I gotta throw my two cents in as well; I used to work at Texas Instruments' huge 'machine shop' in Dallas and they had about a dozen different EDMs. Cool stuff; they made some parts I'd swear were impossible.
1) Thanks Swede for the link; very descriptive of the process.
2) EDM is used to create precise shapes in metals that are too hard (or too thin or too soft or too whatever) to machine using conventional tools. Wire EDM is by far the more common of the two types, since ram EDM requires the ability to create the shaped electrodes, itself not a simple task. Wire EDM is often used on super-thin sheets of metal, foil actually, that would be impossible to cut any other way. It is also used to cut THICK parts out of hardened steels, titanium, and other exotic metals. The 'dielectric fluid' is often motor oil, although I'm sure there are special concoctions for the purpose. The fluid cools the cut and carries away the 'chips'; it is filtered and recirculated within the machine.

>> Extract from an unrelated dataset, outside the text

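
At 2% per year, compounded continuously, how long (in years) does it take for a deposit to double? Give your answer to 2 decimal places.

e^(0.02t) = 2, so 0.02t = ln 2 ≈ 0.69315.
t ≈ 0.69315/0.02 ≈ 34.6574.

34.66 years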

The reason to EDM rather than just machining (milling) the shape is 1) the metal is too freakin' hard to cut, and/or 2) the cutting tool flexes when it contacts the workpiece, so the cut ends up having a little bit of taper. This is nearly impossible to control, and under normal circumstances the amount of taper is negligible. But a thick workpiece with fine details (like a trigger part) requires a smaller diameter (more flexible) cutter, and the taper can be enough to have detrimental effects. Since the wire is 'pulled' through the material like a cheese slicer, it does not create a tapered cut. Plus a wire EDM can cut sharp inside corners, which a mill cannot do without additional operations.
Short answer: an EDM sear is one that's been cut out of a sheet using a wire EDM machine. It is more accurate than a conventionally-produced part.